The changes – part of last year’s controversial Companies Act that take effect on October 1 – remove several significant barriers that previously have made suing individual directors of British businesses almost impossible in the absence of fraud.
The new laws allow small shareholders to sue directors for negligence based on things that they have done – or failed to do – without having to prove that the individuals have benefited directly or that they had committed fraud. Lawyers believe that the Act makes shareholder lawsuits even more likely because it also widens the scope of directors’ duties. Boards that previously were limited to considering the needs of a company and its shareholders will, from next month, be obliged to consider the company’s impact on new factors, including the “environment” and the “local community” – vague requirements that lawyers say are ripe for test cases until their meaning is refined in court.

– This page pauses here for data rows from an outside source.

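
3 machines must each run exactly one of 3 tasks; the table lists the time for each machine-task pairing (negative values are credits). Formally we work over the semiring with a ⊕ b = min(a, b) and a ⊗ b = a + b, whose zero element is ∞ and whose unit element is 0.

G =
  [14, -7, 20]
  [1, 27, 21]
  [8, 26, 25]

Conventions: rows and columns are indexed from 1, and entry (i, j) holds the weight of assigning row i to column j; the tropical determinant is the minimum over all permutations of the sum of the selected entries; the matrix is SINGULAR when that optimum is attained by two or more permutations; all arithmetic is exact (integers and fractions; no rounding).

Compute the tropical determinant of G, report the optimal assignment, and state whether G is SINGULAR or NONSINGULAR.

σ = (1, 2, 3): 14 + 27 + 25 = 66
σ = (1, 3, 2): 14 + 21 + 26 = 61
σ = (2, 1, 3): (-7) + 1 + 25 = 19
σ = (2, 3, 1): (-7) + 21 + 8 = 22
σ = (3, 1, 2): 20 + 1 + 26 = 47
σ = (3, 2, 1): 20 + 27 + 8 = 55
Optimal value attained by: σ = (2, 1, 3).
Answer: det⊕(G) = 19; verdict: NONSINGULAR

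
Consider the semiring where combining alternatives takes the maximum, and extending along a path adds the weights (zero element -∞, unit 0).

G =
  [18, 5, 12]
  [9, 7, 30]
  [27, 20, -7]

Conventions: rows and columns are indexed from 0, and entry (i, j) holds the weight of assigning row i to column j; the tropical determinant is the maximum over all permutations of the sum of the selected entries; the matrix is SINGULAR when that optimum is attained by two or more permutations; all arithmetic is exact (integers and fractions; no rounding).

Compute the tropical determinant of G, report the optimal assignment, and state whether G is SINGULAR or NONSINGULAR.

σ = (0, 1, 2): 18 + 7 + (-7) = 18
σ = (0, 2, 1): 18 + 30 + 20 = 68
σ = (1, 0, 2): 5 + 9 + (-7) = 7
σ = (1, 2, 0): 5 + 30 + 27 = 62
σ = (2, 0, 1): 12 + 9 + 20 = 41
σ = (2, 1, 0): 12 + 7 + 27 = 46
Optimal value attained by: σ = (0, 2, 1).
Answer: det⊕(G) = 68; verdict: NONSINGULAR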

Despite their new powers, Michael Todd, QC, of Erskine Chambers, said that shareholders would be prevented from bringing spurious lawsuits because the Act contains “an inbuilt defence mechanism to discourage frivolous claims”. This includes the need for all lawsuits to be approved by a senior judge before they can proceed.
The new rules introduce so-called “derivative actions”, through which shareholders can sue individual board members on behalf of the company itself. Any compensation awarded will be paid to the company directly from directors’ own pockets. The changes also enable shareholders to sue former directors of companies – an option previously available only if a business was in liquidation.